Pictorial blethers

By blethers

Plus ça change ...

Today was amazing. Perfectly blue sky, little wind, sun that actually had some heat in it - and I was almost too busy to notice. The day began, as usual, with Pilates - a small class today, which always feels to me as if we work harder. I was certainly grunting a good bit ... The car parking situation, which we had hoped was better after some tarmac-laying, turned out to be just as nightmareish, so I was glad of a friend to run me home and save me a return trip to collect Himself. 

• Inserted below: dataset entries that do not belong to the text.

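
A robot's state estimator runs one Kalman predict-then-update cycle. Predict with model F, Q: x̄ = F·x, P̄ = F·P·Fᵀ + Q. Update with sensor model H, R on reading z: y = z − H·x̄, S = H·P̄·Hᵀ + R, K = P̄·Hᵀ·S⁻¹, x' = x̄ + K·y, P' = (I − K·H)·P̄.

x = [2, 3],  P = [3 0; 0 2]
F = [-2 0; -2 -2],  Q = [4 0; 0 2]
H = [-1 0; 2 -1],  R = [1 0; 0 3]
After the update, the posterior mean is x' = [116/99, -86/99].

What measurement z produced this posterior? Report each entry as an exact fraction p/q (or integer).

x̄ = F·x = [-4, -10]
P̄ = F·P·Fᵀ + Q = [16 12; 12 22]
S = H·P̄·Hᵀ + R = [17 -20; -20 41]
K = P̄·Hᵀ·S⁻¹ = [-256/297 20/297; -452/297 -206/297]
x' − x̄ = [512/99, 904/99] = K·y
y = (KᵀK)⁻¹·Kᵀ·(x' − x̄) = [-6, 0]
z = y + H·x̄ = [-6, 0] + [4, 2] = [-2, 2]

z = [-2, 2]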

The intense physical stuff had the odd effect of rendering us both rather unhungry at lunchtime, so we ate very little and instead tried to relax. I even had half an hour in the garden, in a sheltered corner, to do my Italian before two of our musician friends arrived to practise for special Holy Week music. The four of us made sweet music together, so it was an enjoyable 90 minutes before I had to scoot upstairs to the study for a Zoom meeting, again to do with church affairs.

By the time the meeting and the follow-up were over, I just had time for a quick walk - about a mile and a half - before dinner. That's when I took both the photos in this blip; the first is of the old Parish Church, the High Kirk, which is now, sadly, relegated to a secondary place in C of S planning for their premises in Dunoon, being used in conjunction with other churches in the area under the name "Cowal Kirk" - for which, incidentally, it seems impossible to find service times or locations with a simple online search. Maybe it's too late at night ... The building, and the gardens in front of it where I was standing, are the first thing visitors to Dunoon see if they come off the pier - though of course that too is more historical than anything else, given the state of the CalMac ferries and the town pier. (Sorry: local rant over). The blossom has just come out on the trees at the edge of the gardens - must be spring right enough. 

My extra photo is of the wall of the High Kirk where it adjoins the old road up beside the original town wall, and shows two memorial stones presumably inserted into the wall when the church was built. Wikipedia has this to say: The church was completed in 1816, to a design by architect James Gillespie Graham of Edinburgh, built near the site of an earlier, 15th-century parish church, the Bishop's Palace, which became the Cathedral Church of both the Roman Catholic and Episcopalian Bishops of Argyll.[2] In the late 18th century, this building became dilapidated and was demolished, and the stone used to build the current incarnation. However, what I find interesting is that Robert Bouckles saw fit only to inform us that the stone was in memory of his spouse - no name given: presumably she was only important through marriage ...

Enough. We have a new leader for the SNP and - unless something untoward happens - a new First Minister: Humza Yousaf. Elected as the continuity candidate, he promises to carry on Nicola Sturgeon's legacy. The Greens are in self-important mode. Nuff said.